D’autre part pour les compagnies aériennes.

  • Systématiser la procédure de roulage avec un seul moteur (Single Engine Taxi Procedure), qui permet de diviser par deux les émissions en phase de roulage ;
  • Promouvoir le Sustainable Aviation Fuel ;
  • Passer d’une logique de compétitivité économique à une logique de compétitivité écologique, grâce à la mise en œuvre, sous l’égide de l’Etat, de deux mesures.

Impulsion étatique :

  • Moduler l’ « éco »-contribution, qui taxe les billets d’avion au départ ou à l’arrivée d’aéroports français, privilégiant les aéroports ayant déjà atteints la neutralité carbone, dans une fourchette comprise entre 10% et 50%. Cela représenterait un critère de compétitivité écologique pour les compagnies et fonctionnerait comme un aiguillon pour les aéroports n’ayant pas encore atteint cette neutralité carbone. Les passagers et les territoires en seraient les immédiats bénéficiaires.
  • Moduler de manière volontariste des redevances aéroportuaires en fonction de l’empreinte environnementale effective de chaque type d’avion. Ainsi, les compagnies seraient davantage incitées à renouveler leurs flottes et à investir dans des appareils tels que l’A321neo qui consomme en moyenne 1.9 litres de kérosène aux 100 km par passager. On passerait ainsi du punitif à l’incitatif, de la ponction à l’action.

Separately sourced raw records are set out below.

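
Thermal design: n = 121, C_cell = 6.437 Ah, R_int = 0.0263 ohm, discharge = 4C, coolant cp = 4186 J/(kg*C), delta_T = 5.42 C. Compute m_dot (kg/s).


Step 1: I = 4 * 6.437 = 25.748 A
Step 2: Q_cell = I^2 * R = 25.748^2 * 0.0263 = 17.436 W
Step 3: Q_total = 121 * 17.436 = 2109.8 W
Step 4: m_dot = Q_total / (cp * dT) = 2109.8 / (4186 * 5.42) = 0.09299 kg/s

0.09299 kg/s


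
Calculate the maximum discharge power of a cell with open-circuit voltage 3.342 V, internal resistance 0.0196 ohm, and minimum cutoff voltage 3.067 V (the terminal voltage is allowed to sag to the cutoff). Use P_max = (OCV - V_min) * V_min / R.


dV = OCV - V_min = 0.275 V (so I_max = dV / R)
P_max = dV * V_min / R = 0.275 * 3.067 / 0.0196 = 43.03 W

43.03 W


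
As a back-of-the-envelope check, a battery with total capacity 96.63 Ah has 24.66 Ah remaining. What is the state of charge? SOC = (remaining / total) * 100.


SOC = (remaining / total) * 100 = (24.66 / 96.63) * 100 = 25.52%

25.52%


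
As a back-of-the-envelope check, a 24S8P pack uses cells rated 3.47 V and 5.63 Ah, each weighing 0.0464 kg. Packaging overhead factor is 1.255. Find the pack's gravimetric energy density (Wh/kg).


Step 1: V_pack = 24 * 3.47 = 83.28 V
Step 2: C_pack = 8 * 5.63 = 45.04 Ah
Step 3: E_pack = V_pack * C_pack = 83.28 * 45.04 = 3750.9 Wh
Step 4: m_pack = 24 * 8 * 0.0464 * 1.255 = 11.181 kg
Step 5: ED = E_pack / m_pack = 3750.9 / 11.181 = 335.5 Wh/kg

335.5 Wh/kg


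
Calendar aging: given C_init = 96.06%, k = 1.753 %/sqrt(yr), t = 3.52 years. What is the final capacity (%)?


sqrt(t) = sqrt(3.52) = 1.8762
C_final = 96.06 - 1.753 * 1.8762 = 92.77%

92.77%


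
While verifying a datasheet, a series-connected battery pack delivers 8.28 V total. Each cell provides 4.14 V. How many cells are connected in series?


n = V_pack / V_cell = 8.28 / 4.14 = 2

2


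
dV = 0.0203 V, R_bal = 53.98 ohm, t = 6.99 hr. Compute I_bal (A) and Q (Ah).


First, Ohm's law: I_bal = 0.0203 V / 53.98 ohm = 3.7607e-04 A
Then Q = I * t = 3.7607e-04 A * 6.99 hr = 0.002629 Ah

I=3.7607e-04 A, Q=0.002629 Ah


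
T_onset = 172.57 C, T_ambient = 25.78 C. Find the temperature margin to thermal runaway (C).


Safety margin = 172.57 C - 25.78 C = 146.79 C

146.79 C


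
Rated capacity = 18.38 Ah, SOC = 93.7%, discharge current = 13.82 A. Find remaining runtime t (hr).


Step 1: remaining = SOC/100 * C_total = 93.7/100 * 18.38 = 17.222 Ah
Step 2: t = remaining / I = 17.222 / 13.82 = 1.246 hr

1.246 hr


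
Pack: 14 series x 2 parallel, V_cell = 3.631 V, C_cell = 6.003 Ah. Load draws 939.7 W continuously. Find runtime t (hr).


Step 1: E_pack = Ns * V_cell * Np * C_cell = 14 * 3.631 * 2 * 6.003 = 610.31 Wh
Step 2: t = E_pack / P = 610.31 / 939.7 = 0.6495 hr

0.6495 hr


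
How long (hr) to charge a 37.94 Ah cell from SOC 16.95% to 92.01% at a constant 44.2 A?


Step 1: dSOC = 92.01% - 16.95% = 75.06%
Step 2: delta_Ah = 37.94 * 75.06 / 100 = 28.478 Ah
Step 3: t = 28.478 / 44.2 = 0.6443 hr

0.6443 hr


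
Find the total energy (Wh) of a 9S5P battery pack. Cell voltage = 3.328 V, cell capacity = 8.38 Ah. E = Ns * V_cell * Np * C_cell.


V_pack = 9 * 3.328 = 29.952 V
C_pack = 5 * 8.38 = 41.9 Ah
E = V_pack * C_pack = 29.952 * 41.9 = 1255 Wh

1255 Wh


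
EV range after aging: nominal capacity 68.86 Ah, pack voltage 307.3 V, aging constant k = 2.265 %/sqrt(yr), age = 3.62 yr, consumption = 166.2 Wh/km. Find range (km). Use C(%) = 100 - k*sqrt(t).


Step 1: capacity retention = 100 - 2.265 * sqrt(3.62) = 100 - 2.265 * 1.9026 = 95.691%
Step 2: C_now = 68.86 * 95.691/100 = 65.893 Ah
Step 3: E_pack = V * C_now = 307.3 * 65.893 = 20249 Wh
Step 4: range = E_pack / consumption = 20249 / 166.2 = 121.8 km

121.8 km


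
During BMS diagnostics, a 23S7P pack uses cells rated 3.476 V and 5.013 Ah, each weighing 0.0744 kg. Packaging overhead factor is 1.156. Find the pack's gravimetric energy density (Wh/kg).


Step 1: V_pack = 23 * 3.476 = 79.948 V
Step 2: C_pack = 7 * 5.013 = 35.091 Ah
Step 3: E_pack = V_pack * C_pack = 79.948 * 35.091 = 2805.5 Wh
Step 4: m_pack = 23 * 7 * 0.0744 * 1.156 = 13.847 kg
Step 5: ED = E_pack / m_pack = 2805.5 / 13.847 = 202.6 Wh/kg

202.6 Wh/kg


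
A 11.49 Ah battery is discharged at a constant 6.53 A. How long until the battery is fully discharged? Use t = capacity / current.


Runtime = 11.49 Ah / 6.53 A = 1.760 hr

1.760 hr


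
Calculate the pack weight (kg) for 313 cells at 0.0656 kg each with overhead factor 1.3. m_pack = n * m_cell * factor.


m_pack = n * m_cell * overhead = 313 * 0.0656 * 1.3 = 26.69 kg

26.69 kg


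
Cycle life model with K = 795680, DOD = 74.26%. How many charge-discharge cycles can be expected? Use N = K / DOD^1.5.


DOD^1.5 = 639.93
N = K / DOD^1.5 = 795680 / 639.93 = 1243

1243 cycles


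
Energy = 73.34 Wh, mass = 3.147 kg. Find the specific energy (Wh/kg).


Specific energy = 73.34 Wh / 3.147 kg = 23.30 Wh/kg

23.30 Wh/kg


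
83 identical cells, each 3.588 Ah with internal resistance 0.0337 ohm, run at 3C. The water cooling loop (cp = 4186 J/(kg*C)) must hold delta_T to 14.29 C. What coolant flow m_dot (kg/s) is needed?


Step 1: I = 3 * 3.588 = 10.764 A
Step 2: Q_cell = I^2 * R = 10.764^2 * 0.0337 = 3.9046 W
Step 3: Q_total = 83 * 3.9046 = 324.08 W
Step 4: m_dot = Q_total / (cp * dT) = 324.08 / (4186 * 14.29) = 0.005418 kg/s

0.005418 kg/s


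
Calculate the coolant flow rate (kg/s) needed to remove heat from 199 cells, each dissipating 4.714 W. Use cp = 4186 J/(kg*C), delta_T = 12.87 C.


Step 1: Total heat Q = 199 * 4.714 W = 938.09 W
Step 2: denom = cp * dT = 4186 * 12.87 = 53874
Step 3: m_dot = 938.09 / 53874 = 0.01741 kg/s

0.01741 kg/s


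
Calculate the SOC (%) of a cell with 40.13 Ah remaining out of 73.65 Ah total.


SOC% = 40.13 / 73.65 * 100 = 54.49%

54.49%


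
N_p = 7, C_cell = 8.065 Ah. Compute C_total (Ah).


Parallel capacities add: 7 * 8.065 Ah = 56.455 Ah

56.455 Ah


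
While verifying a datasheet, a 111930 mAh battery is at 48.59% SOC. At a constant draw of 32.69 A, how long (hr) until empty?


Convert: C_total = 111930 mAh = 111.93 Ah
Step 1: remaining = SOC/100 * C_total = 48.59/100 * 111.93 = 54.387 Ah
Step 2: t = remaining / I = 54.387 / 32.69 = 1.664 hr

1.664 hr


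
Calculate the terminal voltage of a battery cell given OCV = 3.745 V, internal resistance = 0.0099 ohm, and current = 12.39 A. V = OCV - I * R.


V = OCV - I*R = 3.745 - 12.39 * 0.0099 = 3.622 V

3.622 V


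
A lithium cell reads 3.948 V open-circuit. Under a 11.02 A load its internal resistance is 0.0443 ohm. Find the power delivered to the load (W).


Step 1: V_terminal = OCV - I*R = 3.948 - 11.02 * 0.0443 = 3.4598 V
Step 2: P_out = V_terminal * I = 3.4598 * 11.02 = 38.13 W

38.13 W


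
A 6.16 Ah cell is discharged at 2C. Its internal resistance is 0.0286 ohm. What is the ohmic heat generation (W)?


Step 1: I = C_rate * capacity = 2 * 6.16 = 12.32 A
Step 2: Q = I^2 * R = 12.32^2 * 0.0286 = 151.78 * 0.0286 = 4.341 W

4.341 W


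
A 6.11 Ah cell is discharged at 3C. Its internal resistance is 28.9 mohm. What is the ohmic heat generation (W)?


Convert: R = 28.9 mohm = 0.0289 ohm
Step 1: I = C_rate * capacity = 3 * 6.11 = 18.33 A
Step 2: Q = I^2 * R = 18.33^2 * 0.0289 = 335.99 * 0.0289 = 9.710 W

9.710 W


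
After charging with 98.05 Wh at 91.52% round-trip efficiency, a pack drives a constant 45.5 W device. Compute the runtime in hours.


Step 1: E_discharge = eta/100 * E_charge = 91.52/100 * 98.05 = 89.735 Wh
Step 2: t = E_discharge / P = 89.735 / 45.5 = 1.972 hr

1.972 hr


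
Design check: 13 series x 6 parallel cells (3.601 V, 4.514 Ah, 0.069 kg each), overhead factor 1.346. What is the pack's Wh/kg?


Step 1: V_pack = 13 * 3.601 = 46.813 V
Step 2: C_pack = 6 * 4.514 = 27.084 Ah
Step 3: E_pack = V_pack * C_pack = 46.813 * 27.084 = 1267.9 Wh
Step 4: m_pack = 13 * 6 * 0.069 * 1.346 = 7.2442 kg
Step 5: ED = E_pack / m_pack = 1267.9 / 7.2442 = 175.0 Wh/kg

175.0 Wh/kg


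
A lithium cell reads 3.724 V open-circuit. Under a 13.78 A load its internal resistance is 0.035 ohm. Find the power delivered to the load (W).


Step 1: V_terminal = OCV - I*R = 3.724 - 13.78 * 0.035 = 3.2417 V
Step 2: P_out = V_terminal * I = 3.2417 * 13.78 = 44.67 W

44.67 W


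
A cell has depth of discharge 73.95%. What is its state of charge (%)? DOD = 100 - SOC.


SOC = 100 - DOD = 100 - 73.95 = 26.05%

26.05%


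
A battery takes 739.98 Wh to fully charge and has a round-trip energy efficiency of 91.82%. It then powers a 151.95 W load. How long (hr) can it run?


Step 1: E_discharge = eta/100 * E_charge = 91.82/100 * 739.98 = 679.45 Wh
Step 2: t = E_discharge / P = 679.45 / 151.95 = 4.472 hr

4.472 hr


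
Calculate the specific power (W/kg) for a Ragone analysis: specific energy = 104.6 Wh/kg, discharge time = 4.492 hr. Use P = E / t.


P_specific = E / t = 104.6 / 4.492 = 23.29 W/kg

23.29 W/kg


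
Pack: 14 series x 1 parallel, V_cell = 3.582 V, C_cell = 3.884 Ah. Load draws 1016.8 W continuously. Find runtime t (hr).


Step 1: E_pack = Ns * V_cell * Np * C_cell = 14 * 3.582 * 1 * 3.884 = 194.77 Wh
Step 2: t = E_pack / P = 194.77 / 1016.8 = 0.1916 hr

0.1916 hr


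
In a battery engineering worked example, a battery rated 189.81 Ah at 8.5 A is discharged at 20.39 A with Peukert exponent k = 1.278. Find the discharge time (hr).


t_rated = C / I_rated = 189.81 / 8.5 = 22.331 hr
(I_rated/I)^k = (0.41687)^1.278 = 0.32686
t = t_rated * (I_rated/I)^k = 22.331 * 0.32686 = 7.299 hr

7.299 hr


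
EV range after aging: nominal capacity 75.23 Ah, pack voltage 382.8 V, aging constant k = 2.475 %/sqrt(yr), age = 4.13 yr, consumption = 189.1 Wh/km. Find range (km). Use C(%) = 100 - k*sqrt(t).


Step 1: capacity retention = 100 - 2.475 * sqrt(4.13) = 100 - 2.475 * 2.0322 = 94.97%
Step 2: C_now = 75.23 * 94.97/100 = 71.446 Ah
Step 3: E_pack = V * C_now = 382.8 * 71.446 = 27350 Wh
Step 4: range = E_pack / consumption = 27350 / 189.1 = 144.6 km

144.6 km


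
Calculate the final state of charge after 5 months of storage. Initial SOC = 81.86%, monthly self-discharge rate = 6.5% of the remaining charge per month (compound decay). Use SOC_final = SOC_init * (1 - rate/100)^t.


Monthly retention factor = 1 - 6.5/100 = 0.935
Over 5 months: factor^5 = 0.71459
SOC_final = 81.86 * 0.71459 = 58.50%

58.50%


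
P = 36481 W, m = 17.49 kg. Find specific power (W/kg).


Specific power = 36481 W / 17.49 kg = 2086 W/kg

2086 W/kg


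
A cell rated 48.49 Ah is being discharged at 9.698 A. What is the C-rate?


Rearranging: C_rate = 9.698 / 48.49 = 0.2C

0.2C


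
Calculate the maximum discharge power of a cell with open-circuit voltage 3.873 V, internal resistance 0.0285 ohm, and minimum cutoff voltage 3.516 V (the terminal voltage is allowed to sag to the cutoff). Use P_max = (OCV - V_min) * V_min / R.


P_max = (OCV - V_min) * V_min / R = (3.873 - 3.516) * 3.516 / 0.0285 = 0.357 * 3.516 / 0.0285 = 44.04 W

44.04 W


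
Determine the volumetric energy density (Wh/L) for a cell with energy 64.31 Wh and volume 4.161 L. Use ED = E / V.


ED = E / V = 64.31 / 4.161 = 15.46 Wh/L

15.46 Wh/L


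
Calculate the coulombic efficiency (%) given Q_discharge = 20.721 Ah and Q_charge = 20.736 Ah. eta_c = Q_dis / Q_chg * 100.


eta_c = Q_dis / Q_chg * 100 = 20.721 / 20.736 * 100 = 99.93%

99.93%


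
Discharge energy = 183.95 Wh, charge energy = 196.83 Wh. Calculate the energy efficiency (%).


Round-trip efficiency = 183.95/196.83 * 100% = 93.46%

93.46%


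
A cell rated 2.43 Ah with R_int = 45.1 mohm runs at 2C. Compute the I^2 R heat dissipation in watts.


Convert: R = 45.1 mohm = 0.0451 ohm
Step 1: I = C_rate * capacity = 2 * 2.43 = 4.86 A
Step 2: Q = I^2 * R = 4.86^2 * 0.0451 = 23.62 * 0.0451 = 1.065 W

1.065 W


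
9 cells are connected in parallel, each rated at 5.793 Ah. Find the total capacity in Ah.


Parallel capacities add: 9 * 5.793 Ah = 52.137 Ah

52.137 Ah


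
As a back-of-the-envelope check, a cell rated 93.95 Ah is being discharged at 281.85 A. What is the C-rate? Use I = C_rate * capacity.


Rearranging: C_rate = 281.85 / 93.95 = 3C

3C


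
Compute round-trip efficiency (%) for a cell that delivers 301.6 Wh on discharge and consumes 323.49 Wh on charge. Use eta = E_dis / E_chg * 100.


Round-trip efficiency = 301.6/323.49 * 100% = 93.23%

93.23%


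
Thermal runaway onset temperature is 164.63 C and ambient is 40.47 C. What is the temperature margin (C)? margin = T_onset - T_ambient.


margin = T_onset - T_ambient = 164.63 - 40.47 = 124.16 C

124.16 C


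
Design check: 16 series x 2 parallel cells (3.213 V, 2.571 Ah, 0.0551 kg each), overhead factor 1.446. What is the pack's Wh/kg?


Step 1: V_pack = 16 * 3.213 = 51.408 V
Step 2: C_pack = 2 * 2.571 = 5.142 Ah
Step 3: E_pack = V_pack * C_pack = 51.408 * 5.142 = 264.34 Wh
Step 4: m_pack = 16 * 2 * 0.0551 * 1.446 = 2.5496 kg
Step 5: ED = E_pack / m_pack = 264.34 / 2.5496 = 103.7 Wh/kg

103.7 Wh/kg


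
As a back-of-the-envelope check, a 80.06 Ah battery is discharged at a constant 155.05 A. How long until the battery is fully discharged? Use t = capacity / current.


Runtime = 80.06 Ah / 155.05 A = 0.5163 hr

0.5163 hr


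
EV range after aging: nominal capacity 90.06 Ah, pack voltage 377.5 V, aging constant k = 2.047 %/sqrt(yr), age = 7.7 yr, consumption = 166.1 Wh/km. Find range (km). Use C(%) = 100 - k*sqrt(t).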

« Ces deux leviers sont là, devant nous, et adossés à des réalités : des gammes d’avions disponibles qui s’inscrivent dans une trajectoire de performance énergétique se rapprochant de celle des voitures hybrides ; des aéroports, comme Nice qui figure parmi les plus fréquentés d’Europe tout en ayant su réduire de plus de 80% ses émissions de gaz à effet de serre et atteindre la neutralité carbone. La logique de compétitivité écologique, c’est une nouvelle vision de l’économie du secteur aérien au service de l’accélération de sa R&D et de la préservation des Territoires », conclue Dominique Thillaud.